Mit Sicherheit kann das natürlich niemand sagen, doch mit Blick auf die Historie ist es nicht abwegig, dass der Kurs vor dem nächsten grossen Rückschlag noch in die Region von 150’000 $ oder sogar höher vordringen könnte – vor allem, wenn sich die Spekulationen verdichten sollten, dass Bitcoin in den USA als strategische Reserve etabliert werden könnte.

Ether konnte Bitcoin nicht das Wasser reichen. Bleibt das so?

Während Bitcoin seit Jahresbeginn über 140% und Solana rund 100% zugelegt hat, fällt der Anstieg bei Ether mit 68% vergleichsweise bescheiden aus.

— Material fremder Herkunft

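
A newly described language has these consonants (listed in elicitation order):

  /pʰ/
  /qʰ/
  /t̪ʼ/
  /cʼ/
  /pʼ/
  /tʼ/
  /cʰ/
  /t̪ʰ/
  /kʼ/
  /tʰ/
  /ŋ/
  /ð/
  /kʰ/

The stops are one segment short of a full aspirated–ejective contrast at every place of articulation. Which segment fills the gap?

/qʼ/

Aspirated: /pʰ/ (bilabial), /t̪ʰ/ (dental), /tʰ/ (alveolar), /cʰ/ (palatal), /kʰ/ (velar), /qʰ/ (uvular).
Ejective: /pʼ/ (bilabial), /t̪ʼ/ (dental), /tʼ/ (alveolar), /cʼ/ (palatal), /kʼ/ (velar).
The uvular row has no ejective member, so the gap is the ejective uvular stop /qʼ/.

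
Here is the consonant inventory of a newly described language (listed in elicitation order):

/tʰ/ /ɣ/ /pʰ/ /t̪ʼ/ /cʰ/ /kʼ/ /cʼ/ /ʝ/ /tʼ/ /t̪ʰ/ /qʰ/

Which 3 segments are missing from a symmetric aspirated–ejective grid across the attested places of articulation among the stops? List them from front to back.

/pʼ/, /kʰ/, /qʼ/

place of articulation  aspirated  ejective
bilabial          pʰ        —       
dental            t̪ʰ       t̪ʼ     
alveolar          tʰ        tʼ      
palatal           cʰ        cʼ      
velar             —         kʼ      
uvular            qʰ        —       
Gaps, from front to back: bilabial lacks ejective (/pʼ/); velar lacks aspirated (/kʰ/); uvular lacks ejective (/qʼ/).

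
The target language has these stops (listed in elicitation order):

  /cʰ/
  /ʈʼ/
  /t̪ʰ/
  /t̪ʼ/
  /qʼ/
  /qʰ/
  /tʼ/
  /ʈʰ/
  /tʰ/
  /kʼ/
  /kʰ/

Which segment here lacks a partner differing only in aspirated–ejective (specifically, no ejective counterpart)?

/cʰ/

Dental: /t̪ʰ/ ~ /t̪ʼ/
Alveolar: /tʰ/ ~ /tʼ/
Retroflex: /ʈʰ/ ~ /ʈʼ/
Velar: /kʰ/ ~ /kʼ/
Uvular: /qʰ/ ~ /qʼ/
Palatal: only /cʰ/ (aspirated); no ejective partner.
So /cʰ/ is the unpaired segment.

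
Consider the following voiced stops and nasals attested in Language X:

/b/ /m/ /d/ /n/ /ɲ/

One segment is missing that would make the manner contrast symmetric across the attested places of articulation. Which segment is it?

Oral stop: /b/ (bilabial), /d/ (alveolar).
Nasal: /m/ (bilabial), /n/ (alveolar), /ɲ/ (palatal).
The palatal row has no oral stop member, so the gap is the palatal oral stop /ɟ/.

/ɟ/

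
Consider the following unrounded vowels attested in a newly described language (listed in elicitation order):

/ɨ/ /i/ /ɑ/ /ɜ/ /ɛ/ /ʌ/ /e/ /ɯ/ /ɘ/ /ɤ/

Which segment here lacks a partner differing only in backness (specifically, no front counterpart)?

High: /i/ ~ /ɨ/ ~ /ɯ/
High-mid: /e/ ~ /ɘ/ ~ /ɤ/
Low-mid: /ɛ/ ~ /ɜ/ ~ /ʌ/
Low: only /ɑ/ (back); no front partner.
So /ɑ/ is the unpaired segment.

/ɑ/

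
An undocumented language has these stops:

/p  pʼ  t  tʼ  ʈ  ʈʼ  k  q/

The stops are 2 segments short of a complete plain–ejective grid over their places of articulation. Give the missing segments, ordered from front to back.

/kʼ/, /qʼ/

bilabial: plain /p/, ejective /pʼ/.
alveolar: plain /t/, ejective /tʼ/.
retroflex: plain /ʈ/, ejective /ʈʼ/.
velar: plain /k/, ejective —.
uvular: plain /q/, ejective —.
Gaps, from front to back: velar lacks ejective (/kʼ/); uvular lacks ejective (/qʼ/).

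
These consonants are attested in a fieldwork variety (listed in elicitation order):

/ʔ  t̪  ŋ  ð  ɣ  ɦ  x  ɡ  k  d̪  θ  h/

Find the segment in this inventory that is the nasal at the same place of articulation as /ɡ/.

/ŋ/

/ɡ/ is a voiced velar stop.
The nasal at the same place is a velar nasal — in this inventory, /ŋ/.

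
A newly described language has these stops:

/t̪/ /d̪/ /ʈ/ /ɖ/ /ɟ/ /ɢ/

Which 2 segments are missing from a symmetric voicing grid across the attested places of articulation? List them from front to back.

dental: voiceless /t̪/, voiced /d̪/.
retroflex: voiceless /ʈ/, voiced /ɖ/.
palatal: voiceless —, voiced /ɟ/.
uvular: voiceless —, voiced /ɢ/.
Gaps, from front to back: palatal lacks voiceless (/c/); uvular lacks voiceless (/q/).

/c/, /q/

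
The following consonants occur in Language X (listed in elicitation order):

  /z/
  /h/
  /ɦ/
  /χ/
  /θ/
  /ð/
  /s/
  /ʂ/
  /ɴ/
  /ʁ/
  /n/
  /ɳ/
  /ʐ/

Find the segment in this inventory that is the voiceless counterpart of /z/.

/s/

/z/ is a voiced alveolar fricative.
The voiceless counterpart is a voiceless alveolar fricative — in this inventory, /s/.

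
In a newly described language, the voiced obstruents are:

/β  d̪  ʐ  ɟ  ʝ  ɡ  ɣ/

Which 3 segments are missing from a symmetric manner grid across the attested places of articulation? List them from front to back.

/b/, /ð/, /ɖ/

Stop: /d̪/ (dental), /ɟ/ (palatal), /ɡ/ (velar).
Fricative: /β/ (bilabial), /ʐ/ (retroflex), /ʝ/ (palatal), /ɣ/ (velar).
Gaps, from front to back: bilabial lacks stop (/b/); dental lacks fricative (/ð/); retroflex lacks stop (/ɖ/).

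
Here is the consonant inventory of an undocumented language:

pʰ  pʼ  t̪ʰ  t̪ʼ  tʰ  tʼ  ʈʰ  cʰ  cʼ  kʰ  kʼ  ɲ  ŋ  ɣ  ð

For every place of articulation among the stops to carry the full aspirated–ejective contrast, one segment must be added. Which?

/ʈʼ/

bilabial: aspirated /pʰ/, ejective /pʼ/.
dental: aspirated /t̪ʰ/, ejective /t̪ʼ/.
alveolar: aspirated /tʰ/, ejective /tʼ/.
retroflex: aspirated /ʈʰ/, ejective —.
palatal: aspirated /cʰ/, ejective /cʼ/.
velar: aspirated /kʰ/, ejective /kʼ/.
The retroflex row has no ejective member, so the gap is the ejective retroflex stop /ʈʼ/.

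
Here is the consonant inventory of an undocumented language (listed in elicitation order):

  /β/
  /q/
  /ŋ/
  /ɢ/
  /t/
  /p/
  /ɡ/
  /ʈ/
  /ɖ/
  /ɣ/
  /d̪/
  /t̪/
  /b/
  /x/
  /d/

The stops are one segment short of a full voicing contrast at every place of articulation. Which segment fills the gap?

Voiceless: /p/ (bilabial), /t̪/ (dental), /t/ (alveolar), /ʈ/ (retroflex), /q/ (uvular).
Voiced: /b/ (bilabial), /d̪/ (dental), /d/ (alveolar), /ɖ/ (retroflex), /ɡ/ (velar), /ɢ/ (uvular).
The velar row has no voiceless member, so the gap is the voiceless velar stop /k/.

/k/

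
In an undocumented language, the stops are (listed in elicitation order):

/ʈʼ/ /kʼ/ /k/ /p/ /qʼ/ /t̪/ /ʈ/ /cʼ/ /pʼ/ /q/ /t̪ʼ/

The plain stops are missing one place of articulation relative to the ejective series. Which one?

palatal

Plain: /p/ (bilabial), /t̪/ (dental), /ʈ/ (retroflex), /k/ (velar), /q/ (uvular).
Ejective: /pʼ/ (bilabial), /t̪ʼ/ (dental), /ʈʼ/ (retroflex), /cʼ/ (palatal), /kʼ/ (velar), /qʼ/ (uvular).
Every place of articulation has a plain member except palatal, where /c/ would be expected.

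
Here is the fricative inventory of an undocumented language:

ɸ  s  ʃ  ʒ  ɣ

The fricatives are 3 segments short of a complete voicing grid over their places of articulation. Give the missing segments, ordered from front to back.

/β/, /z/, /x/

bilabial: voiceless /ɸ/, voiced —.
alveolar: voiceless /s/, voiced —.
postalveolar: voiceless /ʃ/, voiced /ʒ/.
velar: voiceless —, voiced /ɣ/.
Gaps, from front to back: bilabial lacks voiced (/β/); alveolar lacks voiced (/z/); velar lacks voiceless (/x/).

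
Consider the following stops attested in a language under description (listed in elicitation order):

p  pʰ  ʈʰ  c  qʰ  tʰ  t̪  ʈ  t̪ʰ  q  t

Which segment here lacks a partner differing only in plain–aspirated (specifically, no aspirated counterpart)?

Bilabial: /p/ ~ /pʰ/
Dental: /t̪/ ~ /t̪ʰ/
Alveolar: /t/ ~ /tʰ/
Retroflex: /ʈ/ ~ /ʈʰ/
Uvular: /q/ ~ /qʰ/
Palatal: only /c/ (plain); no aspirated partner.
So /c/ is the unpaired segment.

/c/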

Die Genehmigung von Bitcoin-Spot-ETF in den USA markierte einen grossen Schritt für die Integration von Krypto in die traditionelle Finanzwelt, wovon in erster Linie Bitcoin profitierte. Solana wiederum erlebte 2024 einen Aufschwung durch den Meme-Coin-Hype. Dank niedriger Kosten, hoher Geschwindigkeit und einfacher Handhabung ist Solana besonders bei kleineren Entwicklern beliebt, die Kompromisse bei der Dezentralisierung und der Zuverlässigkeit der Blockchain in Kauf nehmen.

Und Ether?

Ethereum hingegen tat sich mit dem «langweiligen» Use Case einer zuverlässigen, aber langsameren Blockchain schwerer, Euphorie zu entfachen. Dennoch hat Ethereum nach wie vor den grössten Vorsprung bei Entwicklern, Projekten und in Sachen Liquidität – Vorteile, die schwer zu kopieren sind. Grosse Unternehmen wie BlackRock, Google und PayPal setzen auf Ethereum. Zudem zieht die Einführung von Ethereum-ETF im vergangenen Sommer zusätzlich institutionelle Investoren an und stärkt die Glaubwürdigkeit als Anlageklasse. Trotz derzeitiger Herausforderungen bietet Ethereum grosses langfristiges Potenzial, insbesondere durch technische Verbesserungen bis 2029. Steigende Nutzerzahlen und ETF-Zuflüsse deuten bereits auf eine positive Trendwende hin.

Oft wird behauptet, Bitcoin sei digitales Gold. Stimmen Sie dem zu?

Ja und nein. Bitcoin hat in der Tat einiges gemein mit Gold. Beide Assets haben ein begrenztes Angebot – bei Bitcoin ist die maximale Anzahl auf 21 Mio. festgelegt. Beide Anlagen sind unabhängig von staatlichen Institutionen und traditionellen Finanzsystemen und werden daher gerne als Wertspeicher genutzt. Zudem gelten beide bei ihren Befürwortern als langfristiger Schutz gegen Inflation.

Wobei Bitcoin noch keine allzu lange Historie aufweisen kann.

Das ist genau der Haken bei Bitcoin: Trotz der Genehmigung von Bitcoin-Spot-ETF in den USA im Jahr 2024 und des wachsenden institutionellen Interesses ist die Kryptowährung erst fünfzehn Jahre alt, während Gold bereits vor 3000 Jahren als Zahlungsmittel benutzt wurde. Zudem kann Gold wegen seiner Verwendbarkeit in Industrie und Schmuck ein intrinsischer Wert beigemessen werden, während dieser bei Bitcoin weniger fassbar ist. Nicht zuletzt bleibt Bitcoin hoch volatil, auch wenn sich die Kursentwicklung mit zunehmendem institutionellem Engagement langfristig stabilisieren könnte. Ein grosser Schritt für Bitcoin wäre, wenn die USA die Kryptowährung tatsächlich als strategische Reserve etablieren würden. Doch ob digitales Gold oder nicht – Bitcoin ist gekommen, um zu bleiben.